The thermal-hydraulic behavior of the reactor coolant system is simulated with a fully non-equilibrium two fluid model (three conservation equations for the vapor phase and three conservation equations for the liquid phase) in one-dimensional approximation.  

The KORSAR code also provides for prediction of changes in the soluble poison (boric acid) concentration, dissolution of noncondensable gases in the liquid phase, their transport in the both phases, degassing under certain liquid phase conditions, and effect of noncondensables on the heat transfer behavior. 

The unsteady state heat transfer in heat conduction structures is predicted in one- and two-dimensional approximations.

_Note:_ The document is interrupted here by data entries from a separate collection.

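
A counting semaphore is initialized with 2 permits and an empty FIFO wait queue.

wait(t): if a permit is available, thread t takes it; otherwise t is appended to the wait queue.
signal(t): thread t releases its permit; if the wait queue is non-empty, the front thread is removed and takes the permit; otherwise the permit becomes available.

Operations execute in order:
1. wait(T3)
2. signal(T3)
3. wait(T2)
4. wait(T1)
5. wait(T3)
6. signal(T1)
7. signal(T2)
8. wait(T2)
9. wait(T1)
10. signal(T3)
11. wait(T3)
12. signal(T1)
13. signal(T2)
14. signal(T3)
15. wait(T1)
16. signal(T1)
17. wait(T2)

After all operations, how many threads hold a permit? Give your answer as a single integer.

Answer: 1

Derivation:
Step 1: wait(T3) -> count=1 queue=[] holders={T3}
Step 2: signal(T3) -> count=2 queue=[] holders={none}
Step 3: wait(T2) -> count=1 queue=[] holders={T2}
Step 4: wait(T1) -> count=0 queue=[] holders={T1,T2}
Step 5: wait(T3) -> count=0 queue=[T3] holders={T1,T2}
Step 6: signal(T1) -> count=0 queue=[] holders={T2,T3}
Step 7: signal(T2) -> count=1 queue=[] holders={T3}
Step 8: wait(T2) -> count=0 queue=[] holders={T2,T3}
Step 9: wait(T1) -> count=0 queue=[T1] holders={T2,T3}
Step 10: signal(T3) -> count=0 queue=[] holders={T1,T2}
Step 11: wait(T3) -> count=0 queue=[T3] holders={T1,T2}
Step 12: signal(T1) -> count=0 queue=[] holders={T2,T3}
Step 13: signal(T2) -> count=1 queue=[] holders={T3}
Step 14: signal(T3) -> count=2 queue=[] holders={none}
Step 15: wait(T1) -> count=1 queue=[] holders={T1}
Step 16: signal(T1) -> count=2 queue=[] holders={none}
Step 17: wait(T2) -> count=1 queue=[] holders={T2}
Final holders: {T2} -> 1 thread(s)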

Unsteady-state calculations of neutron processes in pressurized water reactor cores are carried out in a quasi-spatial approximation using a point reactor neutron kinetics model with an arbitrary number of delayed neutron precursor groups, or such calculations are performed using the 3D spatial distribution of neutron fluxes in the core with a two-group  diffusion approximation.

Lumped parameter models are mainly used for calculating the processes in plant equipment (centrifugal pump, accumulator, etc.).

Dedicated mathematical models were developed and implemented into the code to describe the following specific effects:

  • critical break flow,
  • countercurrent flow limitation of water and water vapor [5],
  • critical heat flux in steam generating pipelines and fuel rod bundles,
  • reflooding,
  • two-fluid flow stratification in horizontal pipes [4],
  • radiative heat transfer.